Kıyıdan kenardan müslümanlar? / 18.02.2021 / Kerem Önder
وَمِنَ ٱلنَّاسِ مَن يَعْبُدُ ٱللَّهَ عَلَىٰ حَرْفٍ ۖ فَإِنْ أَصَابَهُۥ خَيْرٌ ٱطْمَأَنَّ بِهِۦ ۖ
وَإِنْ أَصَابَتْهُ فِتْنَةٌ ٱنقَلَبَ عَلَىٰ وَجْهِهِۦ
خَسِرَ ٱلدُّنْيَا وَٱلْءَاخِرَةَ ۚ ذَٰلِكَ هُوَ ٱلْخُسْرَانُ ٱلْمُبِينُ
“İnsanlardan öylesi de vardır ki, Allah’a kıyıdan kenardan kulluk eder. Eğer kendisine bir hayır dokunursa, gönlü onunla hoş olur. Şâyet başına bir kötülük gelirse, gerisingeri (küfre) dönüverir.
O dünyayı da kaybetmiştir, ahireti de. İşte bu apaçık ziyanın ta kendisidir.” (Hac 11)
“1) Hasan el-Basrî şöyle demiştir: Kişinin din konusunda itimâd ettiği dayanağı, kalbi ve lisanıdır. Binâenaleyh bu ikisinden biri diğeri ile uyumlu olduğunda, insan dini bakımdan mükemmel olmuş olur. Dolayısıyla o kimse, kalbinden nifak olduğu halde, bazı gayelerinden ötürü dili ile, mü’min olduğunu söylediğinde, onun hakkında zemmetmek için, “O Allah’a bir “harf” üzere (bir taraftan tutarak) tapıyor” denilebilir.
2) Bu, “O, dinin ortasında ve merkezinde değil de bir kıyısındadır” demek olup, münafıkların dinen, itminanın verdiği bir sükunet üzere değil de, bir anarşi (kargaşa) içinde oluşlarını anlatan bir teşbihtir. Bu tıpkı, ordunun bir kanadında (kenarında-kıyısında) yer alan kimse gibidir. Eğer bu kimse, bir ganimet kokusu alırsa, yerinde durur ve ayrılmaz. Aksi halde, firar eder ve uçup gider.
İşte ayetteki “Eğer kendisine bir hayır dokunursa ona yapışır. Eğer bir fitne isabet ederse, yüzü üstü döner” ifadesi ile anlatılan budur. Çünkü dinde sebat, eğer hakka isabet etmek (gerçeği bulmak), Allah’a itaat etmek ve O’nun cezasından korkmadan dolayı olursa, ancak böyle olur. Ama insanın maksadı, dünyevî menfaatler ise, bu kimse sevinçli anlarda (menfaati olduğu zamanlarda) dindar gibi görünür, sıkıntı zamanlarında ise dinden döner. Böylece de sadece mezmûm bir münafık olmuş olur ki bu tıpkı “Onlar (küfür ile iman) arasında bocalayan şaşkın koyunlar gibidirler”(Nisa, 143) ve “Eğer Allah’dan size bir fetih (ganimet) gelirse, “Biz de sizinle beraber değil miydik?” der” (Nisa. 141) ayetlerinde anlatıldığı gibidir.

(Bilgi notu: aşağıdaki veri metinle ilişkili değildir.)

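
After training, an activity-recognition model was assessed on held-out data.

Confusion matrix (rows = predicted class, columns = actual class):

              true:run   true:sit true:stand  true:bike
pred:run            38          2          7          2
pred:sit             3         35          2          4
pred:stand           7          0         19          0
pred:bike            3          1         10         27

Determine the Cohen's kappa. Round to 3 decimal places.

0.656

Observed agreement pₒ = trace/N = 119/160 = 0.7438
Expected agreement pₑ = Σ (rowᵢ·colᵢ)/N² = (51·49 + 38·44 + 38·26 + 33·41)/160² = 0.2544
κ = (pₒ − pₑ)/(1 − pₑ) = (0.7438 − 0.2544)/(1 − 0.2544) = 0.656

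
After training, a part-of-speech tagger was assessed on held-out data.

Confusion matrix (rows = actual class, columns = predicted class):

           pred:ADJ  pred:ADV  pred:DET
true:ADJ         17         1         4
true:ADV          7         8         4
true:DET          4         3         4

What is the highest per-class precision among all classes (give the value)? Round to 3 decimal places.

Per-class precision (TP/(TP+FP)):
  ADJ: TP=17, FP=7+4=11 → 17/28 = 0.6071
  ADV: TP=8, FP=1+3=4 → 8/12 = 0.6667
  DET: TP=4, FP=4+4=8 → 4/12 = 0.3333
Highest is class 'ADV' with precision = 0.667.

0.667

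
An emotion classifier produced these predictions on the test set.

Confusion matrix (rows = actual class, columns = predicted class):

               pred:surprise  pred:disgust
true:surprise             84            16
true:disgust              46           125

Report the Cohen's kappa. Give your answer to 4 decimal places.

0.5375

Observed agreement pₒ = trace/N = 209/271 = 0.77122
Expected agreement pₑ = Σ (rowᵢ·colᵢ)/N² = (100·130 + 171·141)/271² = 0.50532
κ = (pₒ − pₑ)/(1 − pₑ) = (0.77122 − 0.50532)/(1 − 0.50532) = 0.5375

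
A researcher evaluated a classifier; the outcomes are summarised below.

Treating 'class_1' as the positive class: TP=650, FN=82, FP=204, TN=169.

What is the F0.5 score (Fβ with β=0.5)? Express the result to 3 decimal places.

0.784

Fβ = (1+β²)·TP / ((1+β²)·TP + β²·FN + FP), with β²=1/4
= 1.25·650 / (1.25·650 + 0.25·82 + 204) = 0.784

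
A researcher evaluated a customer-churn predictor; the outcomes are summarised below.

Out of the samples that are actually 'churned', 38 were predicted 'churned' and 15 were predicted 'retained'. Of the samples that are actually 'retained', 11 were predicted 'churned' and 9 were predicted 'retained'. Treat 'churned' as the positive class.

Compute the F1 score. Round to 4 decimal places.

Precision = TP/(TP+FP) = 38/49 = 0.7755
Recall = TP/(TP+FN) = 38/53 = 0.7170
F1 = 2·TP/(2·TP+FP+FN) = 76/102 = 0.7451

0.7451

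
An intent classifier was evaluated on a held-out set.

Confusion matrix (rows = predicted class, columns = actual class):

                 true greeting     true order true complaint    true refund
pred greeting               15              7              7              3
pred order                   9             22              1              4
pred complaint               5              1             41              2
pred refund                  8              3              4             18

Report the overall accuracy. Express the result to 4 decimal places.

0.6400

Accuracy = trace / total = (15+22+41+18=96) / 150 = 96/150 = 0.6400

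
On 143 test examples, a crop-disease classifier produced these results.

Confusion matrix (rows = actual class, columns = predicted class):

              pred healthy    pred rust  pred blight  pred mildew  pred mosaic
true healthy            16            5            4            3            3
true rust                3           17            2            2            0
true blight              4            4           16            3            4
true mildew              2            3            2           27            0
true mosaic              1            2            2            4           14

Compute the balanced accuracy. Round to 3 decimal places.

Balanced accuracy = mean of per-class recall.
  healthy: recall = 16/31 = 0.5161
  rust: recall = 17/24 = 0.7083
  blight: recall = 16/31 = 0.5161
  mildew: recall = 27/34 = 0.7941
  mosaic: recall = 14/23 = 0.6087
Mean = (0.5161 + 0.7083 + 0.5161 + 0.7941 + 0.6087) / 5 = 0.629

0.629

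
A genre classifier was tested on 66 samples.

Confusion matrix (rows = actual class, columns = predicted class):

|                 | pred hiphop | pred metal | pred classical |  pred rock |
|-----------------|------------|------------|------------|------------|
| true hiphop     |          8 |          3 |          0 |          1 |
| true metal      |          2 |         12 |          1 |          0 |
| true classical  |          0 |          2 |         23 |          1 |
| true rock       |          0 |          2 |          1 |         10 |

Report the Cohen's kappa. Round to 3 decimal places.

0.727

Observed agreement pₒ = trace/N = 53/66 = 0.8030
Expected agreement pₑ = Σ (rowᵢ·colᵢ)/N² = (12·10 + 15·19 + 26·25 + 13·12)/66² = 0.2780
κ = (pₒ − pₑ)/(1 − pₑ) = (0.8030 − 0.2780)/(1 − 0.2780) = 0.727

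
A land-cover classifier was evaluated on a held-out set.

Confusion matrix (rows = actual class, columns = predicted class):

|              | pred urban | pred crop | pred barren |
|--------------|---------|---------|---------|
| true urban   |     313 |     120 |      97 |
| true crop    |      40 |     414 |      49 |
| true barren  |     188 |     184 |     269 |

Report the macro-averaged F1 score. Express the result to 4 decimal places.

0.5907

Per-class F1 score (2·TP/(2·TP+FP+FN)):
  urban: TP=313, FP=40+188=228, FN=120+97=217 → 626/1071 = 0.58450
  crop: TP=414, FP=120+184=304, FN=40+49=89 → 828/1221 = 0.67813
  barren: TP=269, FP=97+49=146, FN=188+184=372 → 538/1056 = 0.50947
Macro-F1 score = mean = (0.58450 + 0.67813 + 0.50947) / 3 = 0.5907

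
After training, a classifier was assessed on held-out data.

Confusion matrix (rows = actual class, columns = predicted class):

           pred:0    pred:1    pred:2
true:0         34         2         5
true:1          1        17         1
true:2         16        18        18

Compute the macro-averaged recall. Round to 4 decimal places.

Per-class recall (TP/(TP+FN)):
  0: TP=34, FN=2+5=7 → 34/41 = 0.82927
  1: TP=17, FN=1+1=2 → 17/19 = 0.89474
  2: TP=18, FN=16+18=34 → 18/52 = 0.34615
Macro-recall = mean = (0.82927 + 0.89474 + 0.34615) / 3 = 0.6901

0.6901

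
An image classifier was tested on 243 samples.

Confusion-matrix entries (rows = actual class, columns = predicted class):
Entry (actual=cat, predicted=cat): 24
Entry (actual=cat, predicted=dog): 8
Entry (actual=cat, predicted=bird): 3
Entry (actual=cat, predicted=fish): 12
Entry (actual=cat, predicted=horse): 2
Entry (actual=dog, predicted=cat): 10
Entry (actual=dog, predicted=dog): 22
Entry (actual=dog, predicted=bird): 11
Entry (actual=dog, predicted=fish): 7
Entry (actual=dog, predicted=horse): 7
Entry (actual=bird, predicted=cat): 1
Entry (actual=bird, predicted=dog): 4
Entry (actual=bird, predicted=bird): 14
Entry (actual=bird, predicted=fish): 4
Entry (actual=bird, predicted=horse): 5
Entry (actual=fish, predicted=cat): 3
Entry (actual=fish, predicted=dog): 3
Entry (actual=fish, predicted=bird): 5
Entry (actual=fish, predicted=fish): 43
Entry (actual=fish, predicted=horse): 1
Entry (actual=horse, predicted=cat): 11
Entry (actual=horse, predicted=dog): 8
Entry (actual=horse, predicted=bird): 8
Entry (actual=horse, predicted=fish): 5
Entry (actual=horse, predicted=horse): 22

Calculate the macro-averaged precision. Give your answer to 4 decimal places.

0.5041

Per-class precision (TP/(TP+FP)):
  cat: TP=24, FP=10+1+3+11=25 → 24/49 = 0.48980
  dog: TP=22, FP=8+4+3+8=23 → 22/45 = 0.48889
  bird: TP=14, FP=3+11+5+8=27 → 14/41 = 0.34146
  fish: TP=43, FP=12+7+4+5=28 → 43/71 = 0.60563
  horse: TP=22, FP=2+7+5+1=15 → 22/37 = 0.59459
Macro-precision = mean = (0.48980 + 0.48889 + 0.34146 + 0.60563 + 0.59459) / 5 = 0.5041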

1) Kelbi şöyle der: “Bu ayet, çöllerinden hicret edip, Medine’ye Hazret-i Peygamber (sallallahü aleyhi ve sellem)’in yanına gelen, bazı bedeviler hakkında nazil olmuştur. Onlardan birisi sıhhat ve rahat üzere olup, atı güzel bir tay, hanımı bir oğlan doğurup, malı ve sürüsü çok olduğunda, halinden memnun olur ve bununla itminan bulur. Ama başına bir bela gelir, hanımı kız yahut atı kısrak doğurur, elinden malı-mülkü gider ve sadaka veremeyecek kadar düşkünleşirse, şeytan ona gelir ve “Bütün bu belâlar, bu dinin yüzünden başına geldi” der. Böylece o kimse de dinden döner.” Bu, İbn Abbas (radıyallahü anh), Sa’id b. Cübeyr, Hasan el-Basrî, Mücâhid ve Katade’nin görüşüdür.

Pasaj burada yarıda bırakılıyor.